Exactly a year ago today, at exactly this time, I was laid in the bath and started up this blog.
It was intended to be an outlet. A place where I could jot down my thoughts and funny sexscapades without spamming K Squad and annoying those people who didn’t want to read about them all the time.
I thought I would maybe have a few people read it, but otherwise it would serve as an online diary that would probably get lost amongst the dozens of other infertility blogs out there.
As it happens, today my views reached over 75,000. That STILL staggers me. And what’s more amazing is that my blog has been viewed in 100 countries worldwide. There are only 195 countries in total as it is, so that is over 50% of them. It just gobsmacks me.
But what is truly overwhelming is the number of comments and private messages to me – on this blog, through email, Facebook, Instagram – from dozens of women who have reached out to say thank you. Who have kept me going when I wanted to give up. Who commiserated with me with each failed cycle. Who genuinely celebrated with me when I got those 2 longed-for pink lines.
I will always be humbled by your support, and I will never EVER forget it – thank you.
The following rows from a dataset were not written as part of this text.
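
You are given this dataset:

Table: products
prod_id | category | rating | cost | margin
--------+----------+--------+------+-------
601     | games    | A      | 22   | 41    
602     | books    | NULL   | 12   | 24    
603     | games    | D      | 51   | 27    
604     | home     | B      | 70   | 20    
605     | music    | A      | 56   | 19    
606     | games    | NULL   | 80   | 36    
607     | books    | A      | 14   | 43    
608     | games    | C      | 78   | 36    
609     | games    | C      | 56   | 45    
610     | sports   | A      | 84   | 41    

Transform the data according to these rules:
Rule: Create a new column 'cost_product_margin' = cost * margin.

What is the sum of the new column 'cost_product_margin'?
17285

Step 1: For each record, compute cost * margin
Example calculations:
  22 * 41 = 902
  12 * 24 = 288
  51 * 27 = 1377
  ...
Step 2: Sum all derived values
Step 3: Total = 17285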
A lot has happened in a year.
Friends have got pregnant. Friends have miscarried. Somebody tried (and failed) to get me into trouble at work about this blog. The first anniversary of our chemical pregnancy passed. Dave’s mental health deteriorated in a truly life changing way. Trolls tried (and failed) to upset me with idiotic comments. The Huffington Post offered me an (unpaid) job as a blogger for them. Tests were carried out. Oceans of tears were shed.
And now we’re pregnant.
If I’m honest, I was dreading this blog’s birthday because I couldn’t face the idea that I wouldn’t be pregnant when it came around. Of course I wanted to be, and hoped to be, but I prepared myself that it wasn’t going to be.
It feels like serendipity that I’m able to celebrate this anniversary by being pregnant. It just had to be that way. I really hope it stays that way.
12 months ago I started this blog hoping that if I could help one woman feel like she’s not alone, then laying bare my vulnerability (and, at times, dignity!) would all be worth it.
It turns out I’ve helped hundreds of women (I can’t find a way of phrasing that without sounding arrogant, sorry). Yes, I’ve lost followers too since announcing my news, which I understand, but I sincerely hope that to anybody reading this who feels like giving up, DOESN’T.
Do not give up. DO. NOT. GIVE. UP. You CAN do this. You WILL get pregnant. You WILL have your baby.
It’s all worth it. I promise you.
Ladies (and gents) – thank you. From the bottom of my heart.
I hope you will continue with me by my side, from infertility, through pregnancy, to motherhood.